I've never seen a number far outside of the 15-30% range.

In my experience, most bugs are operator error. Developers didn't code for branching paths that should've been accounted for, etc.

Personally, I'm a fan of TypeScript. Just don't expect to remove the majority of your bugs via its usage. The old "no silver bullet" adage.

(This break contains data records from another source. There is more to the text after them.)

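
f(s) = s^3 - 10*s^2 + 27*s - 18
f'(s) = 3*s^2 - 20*s + 27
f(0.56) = -5.84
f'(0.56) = 16.74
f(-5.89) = -728.29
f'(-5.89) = 248.88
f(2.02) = 3.98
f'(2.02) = -1.16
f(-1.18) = -65.43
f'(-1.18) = 54.78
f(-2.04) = -123.19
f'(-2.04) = 80.28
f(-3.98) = -346.91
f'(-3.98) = 154.12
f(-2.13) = -130.54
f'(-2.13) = 83.21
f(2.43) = 2.91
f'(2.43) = -3.89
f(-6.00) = -756.00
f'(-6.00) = 255.00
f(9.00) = 144.00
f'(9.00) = 90.00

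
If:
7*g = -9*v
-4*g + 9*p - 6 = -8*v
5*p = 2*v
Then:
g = -135/293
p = 42/293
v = 105/293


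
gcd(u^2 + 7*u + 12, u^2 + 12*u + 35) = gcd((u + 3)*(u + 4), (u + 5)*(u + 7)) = 1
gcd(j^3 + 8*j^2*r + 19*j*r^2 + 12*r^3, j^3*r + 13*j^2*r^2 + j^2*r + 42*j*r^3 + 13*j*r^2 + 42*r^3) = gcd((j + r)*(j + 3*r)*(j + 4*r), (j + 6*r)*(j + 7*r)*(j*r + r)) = 1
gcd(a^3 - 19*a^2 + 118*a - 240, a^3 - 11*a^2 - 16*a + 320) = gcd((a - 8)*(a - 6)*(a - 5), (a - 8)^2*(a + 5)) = a - 8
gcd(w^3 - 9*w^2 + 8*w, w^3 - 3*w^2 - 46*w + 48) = w^2 - 9*w + 8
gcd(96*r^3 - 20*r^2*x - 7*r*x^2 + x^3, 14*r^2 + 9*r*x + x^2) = 1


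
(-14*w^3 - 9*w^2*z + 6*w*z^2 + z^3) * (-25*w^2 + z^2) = 350*w^5 + 225*w^4*z - 164*w^3*z^2 - 34*w^2*z^3 + 6*w*z^4 + z^5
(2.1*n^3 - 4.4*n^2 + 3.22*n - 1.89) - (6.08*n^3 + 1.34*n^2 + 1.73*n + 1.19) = -3.98*n^3 - 5.74*n^2 + 1.49*n - 3.08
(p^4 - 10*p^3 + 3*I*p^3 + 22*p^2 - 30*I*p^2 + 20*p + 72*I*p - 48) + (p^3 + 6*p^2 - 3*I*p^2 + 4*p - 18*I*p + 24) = p^4 - 9*p^3 + 3*I*p^3 + 28*p^2 - 33*I*p^2 + 24*p + 54*I*p - 24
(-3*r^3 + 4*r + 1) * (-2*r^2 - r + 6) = 6*r^5 + 3*r^4 - 26*r^3 - 6*r^2 + 23*r + 6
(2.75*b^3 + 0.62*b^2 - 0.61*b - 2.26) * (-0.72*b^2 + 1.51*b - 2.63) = -1.98*b^5 + 3.7061*b^4 - 5.8571*b^3 - 0.9245*b^2 - 1.8083*b + 5.9438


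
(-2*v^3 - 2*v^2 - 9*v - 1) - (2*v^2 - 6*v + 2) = -2*v^3 - 4*v^2 - 3*v - 3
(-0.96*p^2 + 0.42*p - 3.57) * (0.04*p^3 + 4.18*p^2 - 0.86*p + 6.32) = -0.0384*p^5 - 3.996*p^4 + 2.4384*p^3 - 21.351*p^2 + 5.7246*p - 22.5624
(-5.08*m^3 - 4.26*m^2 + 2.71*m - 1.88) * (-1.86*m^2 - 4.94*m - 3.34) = 9.4488*m^5 + 33.0188*m^4 + 32.971*m^3 + 4.3378*m^2 + 0.235800000000001*m + 6.2792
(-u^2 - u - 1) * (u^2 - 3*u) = -u^4 + 2*u^3 + 2*u^2 + 3*u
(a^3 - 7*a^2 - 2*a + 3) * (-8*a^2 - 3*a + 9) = -8*a^5 + 53*a^4 + 46*a^3 - 81*a^2 - 27*a + 27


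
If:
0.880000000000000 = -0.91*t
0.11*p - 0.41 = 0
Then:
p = 3.73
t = -0.97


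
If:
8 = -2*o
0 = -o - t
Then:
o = -4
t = 4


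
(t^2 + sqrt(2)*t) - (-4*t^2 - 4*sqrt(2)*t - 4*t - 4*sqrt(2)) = 5*t^2 + 4*t + 5*sqrt(2)*t + 4*sqrt(2)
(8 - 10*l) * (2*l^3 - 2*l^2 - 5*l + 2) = -20*l^4 + 36*l^3 + 34*l^2 - 60*l + 16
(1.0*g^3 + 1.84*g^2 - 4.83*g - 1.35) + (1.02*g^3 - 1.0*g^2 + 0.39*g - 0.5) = 2.02*g^3 + 0.84*g^2 - 4.44*g - 1.85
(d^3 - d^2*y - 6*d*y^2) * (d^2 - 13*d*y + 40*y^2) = d^5 - 14*d^4*y + 47*d^3*y^2 + 38*d^2*y^3 - 240*d*y^4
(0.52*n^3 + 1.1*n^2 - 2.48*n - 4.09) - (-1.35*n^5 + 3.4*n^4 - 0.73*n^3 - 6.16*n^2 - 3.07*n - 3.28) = 1.35*n^5 - 3.4*n^4 + 1.25*n^3 + 7.26*n^2 + 0.59*n - 0.81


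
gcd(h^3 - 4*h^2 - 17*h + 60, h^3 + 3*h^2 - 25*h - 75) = h - 5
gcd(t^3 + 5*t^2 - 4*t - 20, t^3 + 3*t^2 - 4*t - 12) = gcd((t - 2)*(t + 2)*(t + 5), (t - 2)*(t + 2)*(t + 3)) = t^2 - 4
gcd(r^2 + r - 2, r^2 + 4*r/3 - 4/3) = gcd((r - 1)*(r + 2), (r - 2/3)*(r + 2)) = r + 2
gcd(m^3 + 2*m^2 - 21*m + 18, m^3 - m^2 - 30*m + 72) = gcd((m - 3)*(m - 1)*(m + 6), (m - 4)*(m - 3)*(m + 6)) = m^2 + 3*m - 18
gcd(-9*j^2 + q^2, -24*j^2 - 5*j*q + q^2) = 3*j + q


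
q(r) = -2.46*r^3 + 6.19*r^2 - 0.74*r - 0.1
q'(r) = -7.38*r^2 + 12.38*r - 0.74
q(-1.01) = 9.50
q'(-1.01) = -20.77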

How is JavaScript worth it if it typically adds 15-30% more bugs? That’s an enormous figure.
Well, it runs everywhere, for one. That's an attractive quality to a language.
One could argue that all errors are type errors. There is not just a type system, static or dynamic, inferred or annotated, which is good enough to catch all bugs. :P
Just curious- did you use Joi or anything similar to try to at least verify at some point that you had a valid object?
A follow up, but I also wanted to highlight: plenty of typed systems (like Java Microservices) have bugs. If 100% of bugs were due to typing issues, these systems would -never- have bugs. Ever. Yet, we know that's not the case. That's another rationale for how the 1/4 to 1/3 less bugs ratio makes logical sense.